I suspect the issue is with my regular expressions I have used in props.conf. From everything I have read, these look like they
are correct, but I haven't been able to figure out what I am missing.
Does any have any suggestions about my approach, and/or what might be wrong with my regular expressions?
[monitor://C:\tpg\leamcsv\dualgamma_logs\...\pulse_*] sourcetype = DGC_PULSE index=main host_segment = 4 crcSalt = <SOURCE>
that would work regardless if they are .zip or .csv
Are they being bundled inside of a single .zip?
[monitor://C:\tpg\leamcsv\dualgamma_logs\...\] sourcetype = DGC_TIME index=main host_segment = 4 crcSalt = <SOURCE>
[transform_name1] SOURCE_KEY = MetaData:Source REGEX = pulse_*\.csv DEST_KEY = MetaData:Sourcetype FORMAT = sourcetype::DGC_PULSE [transform_name2] SOURCE_KEY = MetaData:Source REGEX = flow_*\.csv DEST_KEY = MetaData:Sourcetype FORMAT = sourcetype::DGC_FLOW
[DGC_TIME] TRANSFORMS-transform_name = transform_name1, transform_name2 TIME_FORMAT = timeformat SHOULD_LINEMERGE = false|true
After you do this, you will need to either go to yoursplunkrul:8000/info and click reload EAI Objects where ever these configs are deployed to: UF (will need instance restart), Indexer, ect.
You may even want to restart the instance just for good measure.
Thanks for the input. I tried this and am still getting csv, csv_1, etc for sourcetype. I did splunk clean all on both my splunk instance and my universal forwarder.
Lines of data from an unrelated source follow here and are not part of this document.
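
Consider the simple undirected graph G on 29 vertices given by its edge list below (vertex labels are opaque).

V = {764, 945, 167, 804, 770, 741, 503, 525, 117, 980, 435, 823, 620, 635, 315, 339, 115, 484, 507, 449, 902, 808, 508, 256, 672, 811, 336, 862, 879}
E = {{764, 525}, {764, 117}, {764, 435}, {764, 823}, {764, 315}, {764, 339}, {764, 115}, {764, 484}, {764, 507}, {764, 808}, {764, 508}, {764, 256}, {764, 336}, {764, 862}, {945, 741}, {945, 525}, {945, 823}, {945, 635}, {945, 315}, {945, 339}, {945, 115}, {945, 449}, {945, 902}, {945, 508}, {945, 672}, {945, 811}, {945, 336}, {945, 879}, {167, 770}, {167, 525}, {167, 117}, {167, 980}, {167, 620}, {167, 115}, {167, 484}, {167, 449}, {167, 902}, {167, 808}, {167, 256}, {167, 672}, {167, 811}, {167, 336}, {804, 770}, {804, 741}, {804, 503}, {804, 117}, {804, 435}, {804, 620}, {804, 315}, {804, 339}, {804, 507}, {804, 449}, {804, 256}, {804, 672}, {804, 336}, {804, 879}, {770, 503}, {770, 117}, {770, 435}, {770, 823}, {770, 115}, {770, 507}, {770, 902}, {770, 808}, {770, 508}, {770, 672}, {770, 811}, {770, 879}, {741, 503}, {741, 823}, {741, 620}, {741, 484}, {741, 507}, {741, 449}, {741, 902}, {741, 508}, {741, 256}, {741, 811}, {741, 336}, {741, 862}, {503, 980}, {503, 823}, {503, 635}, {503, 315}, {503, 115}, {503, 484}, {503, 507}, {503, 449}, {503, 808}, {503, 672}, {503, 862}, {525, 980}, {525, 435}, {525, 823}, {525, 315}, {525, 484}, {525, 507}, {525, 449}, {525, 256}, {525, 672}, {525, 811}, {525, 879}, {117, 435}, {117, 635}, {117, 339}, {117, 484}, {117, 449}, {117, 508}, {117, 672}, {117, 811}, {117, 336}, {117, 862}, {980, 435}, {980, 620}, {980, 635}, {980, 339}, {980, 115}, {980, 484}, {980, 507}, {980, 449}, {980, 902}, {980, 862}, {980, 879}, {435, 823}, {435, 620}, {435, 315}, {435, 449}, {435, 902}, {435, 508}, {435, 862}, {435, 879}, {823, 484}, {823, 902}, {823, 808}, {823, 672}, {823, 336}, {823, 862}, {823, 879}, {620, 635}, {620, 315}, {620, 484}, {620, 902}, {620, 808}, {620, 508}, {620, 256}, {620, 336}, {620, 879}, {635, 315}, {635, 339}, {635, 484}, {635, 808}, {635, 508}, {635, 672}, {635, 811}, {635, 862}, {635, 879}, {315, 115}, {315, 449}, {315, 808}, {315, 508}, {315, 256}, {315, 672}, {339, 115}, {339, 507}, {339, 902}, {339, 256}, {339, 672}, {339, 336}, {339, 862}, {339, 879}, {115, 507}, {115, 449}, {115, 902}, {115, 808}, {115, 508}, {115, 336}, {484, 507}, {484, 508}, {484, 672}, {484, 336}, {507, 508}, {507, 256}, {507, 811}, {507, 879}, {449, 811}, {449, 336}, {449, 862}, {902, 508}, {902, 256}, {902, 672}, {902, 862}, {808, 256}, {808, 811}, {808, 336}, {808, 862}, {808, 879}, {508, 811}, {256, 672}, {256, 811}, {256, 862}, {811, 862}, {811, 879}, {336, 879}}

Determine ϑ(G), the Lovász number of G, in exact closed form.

N(879) = {945, 804, 770, 525, 980, 435, 823, 620, 635, 339, 507, 808, 811, 336}, |N(879)| = 14.
Vertex 449 has 14 neighbors: 945, 167, 804, 741, 503, 525, 117, 980, 435, 315, 115, 811, 336, 862.
deg(672) = 14; N(672) = {945, 167, 804, 770, 503, 525, 117, 823, 635, 315, 339, 484, 902, 256}.
deg(862) = 14; N(862) = {764, 741, 503, 117, 980, 435, 823, 635, 339, 449, 902, 808, 256, 811}.
G on 29 vertices is 14-regular; Paley(29): SR with (k,λ,μ)=(14,6,7).
A has 3 distinct eigenvalues ≈ [14.0, 2.193, -3.193].
−29·(-sqrt(29)/2 - 1/2) / ((14)−(-sqrt(29)/2 - 1/2)) = sqrt(29) = ϑ(G).
ϑ(G) ≈ 5.385164807.

sqrt(29)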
I think I understand what you have suggested and it looks very similar to what I was initially trying. Is it substantially different?
I am guessing that it is still failing on the regexes being used.
this is what I am using in transforms.conf:
SOURCEKEY = MetaData:Source
REGEX = pulse*.csv
DESTKEY = MetaData:Sourcetype
FORMAT = sourcetype::DGC_PULSE
and this is what I am using in props.conf:
TRANSFORMS-transformname = transform_name1
I am not sure about this one - not sure about the mapping of the stanza name to sourcetype although I must admit I haven't look at the doc on this yet...
Btw, you can replace transform_name 1,2 with anything you want, I was just using it as a filler name. Just make sure the names get put into the props.conf
Ah, also the last bit goes in the props.conf.
What we are doing is saying by default, all data from the inputs path are to be known as source type DGCTIME. Then in the props.conf (by way of the transforms.conf) we say that if the source matches pulse.csv that it's source type should be DGCPULSE, if it matches flow.csv then it should be source type DGC_FLOW
And I just noticed I did not escape the . So, replace _.csv in regex with _..csv
the source names look something like this:
so are you saying the regex ought to look something like this:
pulse.*csv or pulse..csv or pulse_.*\csv? None of those seem obvious to me.